И рассмеялись, не вдаваясь в детали задержки Пушкина из-за проигрыша в карты Дурову, брату «кавалерист-девицы».

В самом селе Ситниково поэту оказали, как и в мае, радушное гостеприимство. Ситников рассказал, что его библиотека пополнилась новыми изданиями. Получены первые главы «Евгения Онегина», чему автор очень обрадовался. Старшая дочь купца вышла замуж и теперь живёт в Острогожске, где и учительствует. И дела торговые идут достойно.

После обеда всей семьёй уговорили Александра Сергеевича побывать на Дивных Горах у Дона, о которых ему рассказывали ещё весной. Уговорили.

Петербургскую коляску Пушкина отправили через Острогожск в Коротояк. Сами же на донских скакунах Ситникова через два-три часа были на Дивных Горах, и с их высоты осматривали захватывающие дали прекрасной донской поймы. Наверное, здесь и зародилось знаменитое пушкинское «У Лукоморья дуб зелёный…».
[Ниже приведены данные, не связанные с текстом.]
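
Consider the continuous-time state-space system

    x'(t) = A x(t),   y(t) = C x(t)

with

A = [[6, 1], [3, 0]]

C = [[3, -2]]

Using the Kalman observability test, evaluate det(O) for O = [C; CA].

CA = [[12, 3]]
Observability matrix O = [C; CA] = [[3, -2], [12, 3]]
det(O) = 3·3 - (-2)·12 = 9 - (-24) = 33
Since det(O) ≠ 0, rank(O) = 2 and the system is completely observable.

33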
Настоятель Дивногорского монастыря показал все те места, где Пётр I во время похода на Азов в 1696 году со всем своим воронежским флотом отобедал у монастыря, а корабли палили из пушек, и царь-государь оставил монастырю свои подарки.   

Расторопные дивногорские монахи снарядили чёлн, вырубленный по-старинному из морённого в Дону дуба, и отвезли в нём гостя в Коротояк по тем местам, где когда-то следовал флот Петра I.

К вечеру Воронеж, раскрашенный розовыми лучами закатного солнца, встречал Александра Пушкина. Вполне возможно, что он остановился у родителей друга В.Д. Вольховского с приветом от него из Арзрума. Порадовал стариков рассказами об их сыне-герое. Да вполне ещё мог дня два поработать в Воронежских архивах. Свидетельство тому – его запись в подготовительных текстах «Истории Петра».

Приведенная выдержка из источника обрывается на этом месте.